So that was nice, using the mobile metaphor to take one thing at a time in my first chapter. It really worked, but sometimes all my over-analysis of how a story’s working can rein things in so tightly the story doesn’t get a chance to run. So I have to swing back and forth from one metaphor to another depending on what my story needs. Mapping mobiles and covering my dining room table with color-coded indexes cards helped me get a handle on things.
However, I’m feeling uncomfortable about the way I ended up dividing my story into chapters. I ended up with ten, long chapters that group elements of my story thematically –Emergency, Boundaries, Mothers, etc. For a while that was working for me; it helped me see how theme was holding the story together. But readers confirmed my nagging fear that these hulking chapters are not agile enough. They are beautiful and they make an aesthetic mobile, and for a while they really helped me, but when it comes down to it I need to loosen the reins and let the forward motion of the story carry it forward.
What I’m getting at is what makes a story a story is that is moves forward. Each thing that happens causes the next thing, or it should. Even if I build a beautiful mobile, at some point, I have to hang it up and let the wind blow through it.
I remember one of my best writing teachers saying, a poem is not an essay. And as prettily as I can structure a story, it is not a poem. A story has to move forward. As E. M. Forster memorably put it: if we write, “The king died, and the queen died,” we have a narrative, but if we write instead, “The king died and the queen died of grief,” then we have a plot.

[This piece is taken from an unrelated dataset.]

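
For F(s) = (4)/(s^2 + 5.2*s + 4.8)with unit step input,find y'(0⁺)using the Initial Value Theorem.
IVT: y'(0⁺) = lim_{s→∞} s²·Y(s) = lim_{s→∞} s·F(s).
deg(num) = 0, deg(den) = 2, relative degree = 2 ≥ 2, so s·F(s) → 0. Initial slope = 0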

Right now, I’m reading Laini Taylor’s new book, Daughter of Smoke and Bone. I am literally propelled through the story. Her chapters are fairly short, they’re lean and nimble, each chapter causes the next one. And though Laini titles each with a meaningful phrase from that chapter, she merely numbers the chapters and lets the story go as it must. She has 60 chapters. Sixty! How freeing! (She also groups her chapters into three or four large sections, the way you would group scenes in a play into the major acts. She does this by slipping in a page with a changing refrain to introduce each act.) But by and large, she lets each scene emerge from the one before, and I turn the pages like I’m slapping the story-horse I’m riding to go, go, go as fast as it can!
So I am inspired to loosen my reins on this next draft. Now that I understand the structure of my story (thanks to mobiles), I’m going to try something different. Instead of guiding my horse through a tightly designed equestrian jumping course, I’m going to loosen the reins and just let the story run, run, run. One short chapter causing the next. Yee-hah!
Are you still struggling with chapter division and its effect on the story? I’d love to here what you’re trying!